O dönemlerde bugünkü gibi, toplantılar kravatsız yapılmıyordu.
Bu nedenle biraz daha resmiyet taşıyordu.
Bugün ise kravatlar çıkarılıp toplantıya kravatsız gidilince, resmiyet de ortadan kalkmış oluyor.
Sanki belediye başkanları ve sivil toplum kuruluşlarının başkanları valiye, milletvekillerine kravatları çıkarınca isimleri ile hitap ediyorlar.
Elbette ki değil.
Yine Valiye ‘sayın valim’, milletvekillerine ‘sayın vekilim’ veya ‘bey’ diye hitap ediliyor.
O zaman kravat takılmış, takılmamış ne fark ediyor.
Toplantılar bugünkü gibi yine basına kapalı oluyordu.
Toplantı sonunda Maliye Bakanı Kemal Unakıtan, toplantının önemi hakkında çok teferruata girmeden basın mensuplarına kısa bir açıklama yapıyordu.
Veya kamuoyu ile paylaşılmasında sakınca yoksa toplantıda neler konuştuklarını, şehir için neler yapılması konusunda ne gibi kararlar alındığını da anlatırdı.
Bizler de o dönemlerde toplantı başlamadan önce fotoğraflarımızı çeker, toplantının sonunu beklerdik.
Bugün niye o toplantıları basın mensuplarının takip edilmesi istenmiyor anlamıyorum.
Zaten toplantının yapıldığı odaya girilmiyor.
Bugün de aynı sistem uygulanabilinir.
Toplantının başlangıcında fotoğraflar çekilir, daha sonra toplantı sonu beklenir.
İçlerinden bir sözcü seçilir.
O sözcü gazetecilere toplantıda neler ele alındı, bunların kamuoyu ile paylaşılmasında sakınca olmayanlarını anlatabilir.
Eğer kamuoyu ile paylaşılmayacaksa, toplantıda hangi konular ele alındı, o zaman o toplantıların yapılmasındaki amaç ne?
Ayda veya iki ayda bir araya gelip, birlikte yemek yiyip sohbet etmek olmadığına göre.
Neler konuşulduğunu bilmek kamuoyunun da hakkı.
Bundan sonra toplantı nerede yapılacak, kim organize edecek ise basın mensuplarından saklanmamalı.
İçeride Eskişehir’in sorunları masaya yatırılıp çözüm yolları arandığına göre, bunlar hiç olmazsa bu toplantı sonunda kamuoyuna aktarılmalı. Aktarılmalı ki, vatandaşlarda toplantıya katılanların neler konuşulduğundan bilgi sahibi olsun.
Onlar elinden geleni yapıyorlar
Birkaç gün önce ‘Belediyeler ellerindeki imkanlarla cadde ve sokakların kardan temizlenmesi ve tuzlama çalışmalarını yapıyorlar’ diye yazmıştım.
Öncelikle ana arterlerde çalıştıklarını, otobüs, minibüs ve okul veya işyerlerinin servis araçlarının rahat bir şekilde gidecekleri yerlere ulaşmalarını sağlamaya çalıştıklarını da belirtmiştim.
Bu yazımı okuduktan sonra alınan bir okurum telefon etti.
‘Sadi Bey ara sokaklarda oturanlar emlak ve çevre temizlik vergisi vermiyorlar mı? O zaman bizim sokaklarımızın da kardan, buzdan temizlenmesini istemek hakkımız değil mi?

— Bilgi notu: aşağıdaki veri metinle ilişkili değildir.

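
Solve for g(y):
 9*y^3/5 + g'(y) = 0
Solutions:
 g(y) = C1 - 9*y^4/20


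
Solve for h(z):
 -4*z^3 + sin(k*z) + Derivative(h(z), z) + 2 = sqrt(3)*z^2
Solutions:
 h(z) = C1 + z^4 + sqrt(3)*z^3/3 - 2*z + cos(k*z)/k


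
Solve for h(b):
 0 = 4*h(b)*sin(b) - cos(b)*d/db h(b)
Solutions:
 h(b) = C1/cos(b)^4


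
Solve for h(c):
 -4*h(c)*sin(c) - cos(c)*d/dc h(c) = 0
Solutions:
 h(c) = C1*cos(c)^4


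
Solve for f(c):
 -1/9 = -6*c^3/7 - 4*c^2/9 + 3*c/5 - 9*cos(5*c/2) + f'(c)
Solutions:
 f(c) = C1 + 3*c^4/14 + 4*c^3/27 - 3*c^2/10 - c/9 + 18*sin(5*c/2)/5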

Belediyeler ekip sayısı ile araç sayısını artırsınlar. Lütfen belediyeleri korumayın. Görevlerini yapsınlar’ diyerek sitem etti.
Bir kere o yazımda belediyeleri koruduğum gibi bir yanlış algı varsa ben ne diyeyim.
Değerli okurum telefonundan sonra Odunpazarı Belediyesi'ne telefon ettim.
Bu işlerden sorumlu bir yetkili ile görüşüp vatandaşın şikayetini aktardım.
Verdiği cevap şöyle.
‘Sadi Bey. Bu yıl tüm yurtta olduğu gibi Eskişehir’de de son 25-30 yılın en yağışlı ve en soğuk günlerini yaşıyoruz. Geçmiş yıllarda kış bu kadar ağır geçmiyordu. Bugün kar yağıyor. Ekiplerimiz çıkıyor bir taraftan yollardaki karları kürüyor, bir başka ekipte arkasından tuzlama yapıyor. Cadde ve sokakları ulaşıma açıyoruz. Ertesi günü yeniden kar yağıyor. Aynı işlemleri yeniden yapmak zorunda kalıyoruz. İlçemizde 400’e yakın cadde ve sokak var. 43 mahalleye hizmet vermeye çalışıyoruz. Geçen yıl kış boyunca 200 ton tuzlama karışımı attık cadde ve sokaklara. Bu yıl ise daha Şubat ayının başındayız. 700 tona yakın tuzlama karışımı yaptık. Bu rakam Geçen kışın 3,5 katı. Öncelikle Yenikent, Huzur, Alanönü, Erenköy, Çankaya gibi yüksek mahallerin caddeleri ve sokakları tuzlanıyor. Okulların bahçeleri, cami ve hastane önleri temizlenerek tuzlanıyor. Elimizde 3 kar temizleme makinesi var. Ekiplerimiz yine de özveri ile çalışıyorlar. Ancak kar küreme makinesi ile kepçe her sokağa giremiyor. Çünkü dar. Araçların giremedikleri sokakları temizlik ekipleri kürekler ile temizlemeye çalışıyor. Park Bahçeler ile Temizlik İşlerinden takviye elemanlar alındı. Yetişebildiğimiz kadar kar temizliği ve tuzlama yapıyoruz. Hemşerilerimizden anlayış bekliyoruz.’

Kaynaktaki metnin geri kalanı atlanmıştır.